Buffett is interested in companies with the following attributes. First, he likes companies that are easy to understand. So he like companies that sell things like candy and clothing. Second, he likes companies that don’t face a lot of competition—he like wide economic moats. This means he likes companies that either have brand power [e.g. Nike (NYSE:NKE) or Coca Cola (NYSE:KO)] and de facto monopolies that are virtually impossible to replicate (e.g. railroads). Third, we know he doesn’t like “hot” stocks or controversial stocks of bad companies that have a slim chance of improving their operations—he likes quality stocks of quality companies. Finally, he likes companies that have relatively high predictability. He likes to say that he is relatively certain that Coca Cola will be selling much more of its products in 20 years from now. This means that he doesn’t like technology companies, that are constantly adapting and updating their products.
With this in mind, I think Buffett can have the following companies on his radar, and he can afford them all.
1. Hershey (NYSE:HSY)
Hershey has a valuation of about $20 billion. The company is a global leader in the candy space, and it is growing its business at a reasonable pace. It satisfies the above criteria. First, it is easy to understand: it makes and sells candy. Second, it has a lot of brand power (even if we don’t eat Hershey products we are all familiar with them). Third, the company isn’t “hot.” It flies under the radar, and in fact the stock has been extremely weak since it peaked in February at $109/share (it trades at $90/share now). Finally, Hershey has a predictable business—we can be pretty sure that people will be eating candy in the future, and given Hershey’s leadership role in the space Hershey is positioned to grow in this time frame. With this in mind Hershey could be on Buffett’s radar.
2. Mosaic (NYSE:MOS)
Mosaic has a valuation of $18 billion. It is a leader in the fertilizer space with an emphasis on phosphates—a kind of fertilizer that is essential to growing crops and that is predominantly found in West Africa. Fertilizer is an essential commodity, and Mosaic is a company that fits Buffett’s criteria. First it is easy to understand: the company mines for phosphate and potash and sells them to farmers. Second, it has an economic moat—Mosaic owns some of the biggest and most profitable fertilizer mines in the world that have extremely long lives, and it has a well-established distribution network in the United States and a growing one in Latin America. Third, the stock has been down over the past few years as fertilizer prices have fallen—but this doesn’t detract from the product’s importance to the global economy. Finally, it is predictable: Mosaic will likely be producing fertilizer twenty years from now, and much of this will be at currently producing mines.
3. McCormick & Company (NYSE:MKC)
McCormick has a $9 billion valuation.
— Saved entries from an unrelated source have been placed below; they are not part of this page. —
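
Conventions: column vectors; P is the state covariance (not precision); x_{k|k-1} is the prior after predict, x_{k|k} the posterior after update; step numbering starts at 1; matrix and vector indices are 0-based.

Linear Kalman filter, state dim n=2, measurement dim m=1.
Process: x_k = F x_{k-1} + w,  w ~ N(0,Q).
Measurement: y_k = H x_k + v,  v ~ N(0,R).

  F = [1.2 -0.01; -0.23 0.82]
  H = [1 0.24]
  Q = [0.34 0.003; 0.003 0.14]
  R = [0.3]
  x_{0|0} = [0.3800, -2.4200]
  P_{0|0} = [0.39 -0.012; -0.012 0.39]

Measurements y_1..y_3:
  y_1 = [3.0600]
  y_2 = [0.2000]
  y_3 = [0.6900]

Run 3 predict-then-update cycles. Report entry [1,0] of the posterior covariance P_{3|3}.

step 1: x^-=[0.4802, -2.0718]  P^-=[0.9019 -0.1197; -0.1197 0.4274]  S=[1.1691]  K=[0.7469; -0.0146]  nu=[3.0770]  x^+=[2.7784, -2.1168]  P^+=[0.2497 -0.1069; -0.1069 0.4271]
step 2: x^-=[3.3553, -2.3748]  P^-=[0.7022 -0.1749; -0.1749 0.4807]  S=[0.9460]  K=[0.6980; -0.0629]  nu=[-2.5853]  x^+=[1.5508, -2.2122]  P^+=[0.2414 -0.1333; -0.1333 0.4770]
step 3: x^-=[1.8831, -2.1707]  P^-=[0.6909 -0.1991; -0.1991 0.5238]  S=[0.9255]  K=[0.6949; -0.0792]  nu=[-0.6722]  x^+=[1.4161, -2.1175]  P^+=[0.2440 -0.1481; -0.1481 0.5180]

P_post[1,0] = -0.1481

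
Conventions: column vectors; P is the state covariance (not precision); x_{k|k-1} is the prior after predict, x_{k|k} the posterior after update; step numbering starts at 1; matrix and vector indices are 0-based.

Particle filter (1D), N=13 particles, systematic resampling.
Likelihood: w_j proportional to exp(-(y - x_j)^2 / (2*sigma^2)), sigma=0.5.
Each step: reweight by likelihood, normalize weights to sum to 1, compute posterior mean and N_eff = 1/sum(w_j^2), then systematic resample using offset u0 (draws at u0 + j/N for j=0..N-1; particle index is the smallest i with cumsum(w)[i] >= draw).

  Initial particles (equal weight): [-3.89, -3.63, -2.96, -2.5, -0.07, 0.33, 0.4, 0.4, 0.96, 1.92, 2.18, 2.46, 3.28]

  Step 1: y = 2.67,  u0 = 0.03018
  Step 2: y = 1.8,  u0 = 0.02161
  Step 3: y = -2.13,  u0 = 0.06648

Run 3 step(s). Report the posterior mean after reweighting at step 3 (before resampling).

post_mean = 1.9242

step 1: w=[0.0000, 0.0000, 0.0000, 0.0000, 0.0000, 0.0000, 0.0000, 0.0000, 0.0012, 0.1389, 0.2647, 0.3918, 0.2033]  mean=2.4756  Neff=3.5186  idx=[9, 9, 10, 10, 10, 11, 11, 11, 11, 11, 12, 12, 12]
step 2: w=[0.1537, 0.1537, 0.1185, 0.1185, 0.1185, 0.0662, 0.0662, 0.0662, 0.0662, 0.0662, 0.0020, 0.0020, 0.0020]  mean=2.1993  Neff=8.9818  idx=[0, 0, 1, 1, 2, 2, 3, 4, 4, 5, 6, 8, 9]
step 3: w=[0.2460, 0.2460, 0.2460, 0.2460, 0.0032, 0.0032, 0.0032, 0.0032, 0.0032, 0.0000, 0.0000, 0.0000, 0.0000]  mean=1.9242  Neff=4.1303  idx=[0, 0, 0, 1, 1, 1, 2, 2, 2, 3, 3, 3, 5]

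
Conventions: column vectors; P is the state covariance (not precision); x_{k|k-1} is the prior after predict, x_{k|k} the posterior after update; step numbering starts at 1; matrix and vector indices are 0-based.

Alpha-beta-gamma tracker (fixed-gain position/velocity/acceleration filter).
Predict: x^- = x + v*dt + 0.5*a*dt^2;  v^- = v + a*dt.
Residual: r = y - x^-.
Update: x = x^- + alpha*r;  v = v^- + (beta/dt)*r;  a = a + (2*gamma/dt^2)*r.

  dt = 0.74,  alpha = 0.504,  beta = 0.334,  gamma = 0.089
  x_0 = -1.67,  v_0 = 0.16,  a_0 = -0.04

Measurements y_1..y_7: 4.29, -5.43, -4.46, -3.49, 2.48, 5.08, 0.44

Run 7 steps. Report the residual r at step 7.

resid = -5.2232

step 1: x_pred=-1.5626  r=5.8526  x^+=1.3871  v^+=2.7720  a^+=1.8624
step 2: x_pred=3.9483  r=-9.3783  x^+=-0.7784  v^+=-0.0828  a^+=-1.1861
step 3: x_pred=-1.1644  r=-3.2956  x^+=-2.8254  v^+=-2.4480  a^+=-2.2573
step 4: x_pred=-5.2549  r=1.7649  x^+=-4.3654  v^+=-3.3218  a^+=-1.6836
step 5: x_pred=-7.2845  r=9.7645  x^+=-2.3632  v^+=-0.1605  a^+=1.4904
step 6: x_pred=-2.0739  r=7.1539  x^+=1.5317  v^+=4.1713  a^+=3.8158
step 7: x_pred=5.6632  r=-5.2232  x^+=3.0307  v^+=4.6375  a^+=2.1179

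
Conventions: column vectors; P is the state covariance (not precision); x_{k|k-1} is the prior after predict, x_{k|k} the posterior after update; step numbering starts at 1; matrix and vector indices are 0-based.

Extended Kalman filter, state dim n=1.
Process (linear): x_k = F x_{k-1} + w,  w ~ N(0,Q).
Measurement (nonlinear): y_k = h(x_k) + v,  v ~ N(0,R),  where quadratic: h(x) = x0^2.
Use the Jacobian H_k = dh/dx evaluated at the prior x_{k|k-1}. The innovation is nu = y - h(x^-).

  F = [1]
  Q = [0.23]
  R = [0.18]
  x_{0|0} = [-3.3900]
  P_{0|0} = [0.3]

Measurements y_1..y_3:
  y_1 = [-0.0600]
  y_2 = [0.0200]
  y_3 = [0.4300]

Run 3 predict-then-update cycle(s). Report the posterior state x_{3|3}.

x_post = [-0.7304]

step 1: x^-=[-3.3900]  P^-=[0.5300]  H_jac=[-6.7800]  S=[24.5433]  K=[-0.1464]  nu=[-11.5521]  x^+=[-1.6986]  P^+=[0.0039]
step 2: x^-=[-1.6986]  P^-=[0.2339]  H_jac=[-3.3973]  S=[2.8794]  K=[-0.2760]  nu=[-2.8654]  x^+=[-0.9079]  P^+=[0.0146]
step 3: x^-=[-0.9079]  P^-=[0.2446]  H_jac=[-1.8159]  S=[0.9866]  K=[-0.4502]  nu=[-0.3943]  x^+=[-0.7304]  P^+=[0.0446]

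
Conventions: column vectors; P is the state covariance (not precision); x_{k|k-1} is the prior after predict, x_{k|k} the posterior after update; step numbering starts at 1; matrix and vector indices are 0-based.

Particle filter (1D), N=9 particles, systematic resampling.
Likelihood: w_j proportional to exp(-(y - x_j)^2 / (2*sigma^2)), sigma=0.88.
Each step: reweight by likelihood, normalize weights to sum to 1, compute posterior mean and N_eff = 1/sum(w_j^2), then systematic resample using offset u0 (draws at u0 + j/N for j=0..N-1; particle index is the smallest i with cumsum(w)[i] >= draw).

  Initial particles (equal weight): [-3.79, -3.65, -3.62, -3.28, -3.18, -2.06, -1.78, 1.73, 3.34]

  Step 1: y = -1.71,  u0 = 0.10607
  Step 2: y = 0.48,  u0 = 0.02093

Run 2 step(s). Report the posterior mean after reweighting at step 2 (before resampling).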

It is a leading seller of spices and it fits perfectly in Buffett’s portfolio even if it is a bit small relative to Berkshire’s $320 billion valuation. First, it is an easy business to understand: the company produces and sells something that can be found in virtually every household. Second, it has brand recognition: McCormick may not have the immediate brand recognition of Apple (NASDAQ:AAPL) or Coca Cola but it is by far the leader in its industry. Third, it is a company that flies under the radar and shares have been weak as of late. Finally it is hard to imagine that people won’t be using spices for many years to come, and it is also hard to believe that McCormick won’t be supplying a great deal of these, making it an excellent target for Buffett.
Disclosure: Ben Kramer-Miller is long Mosaic.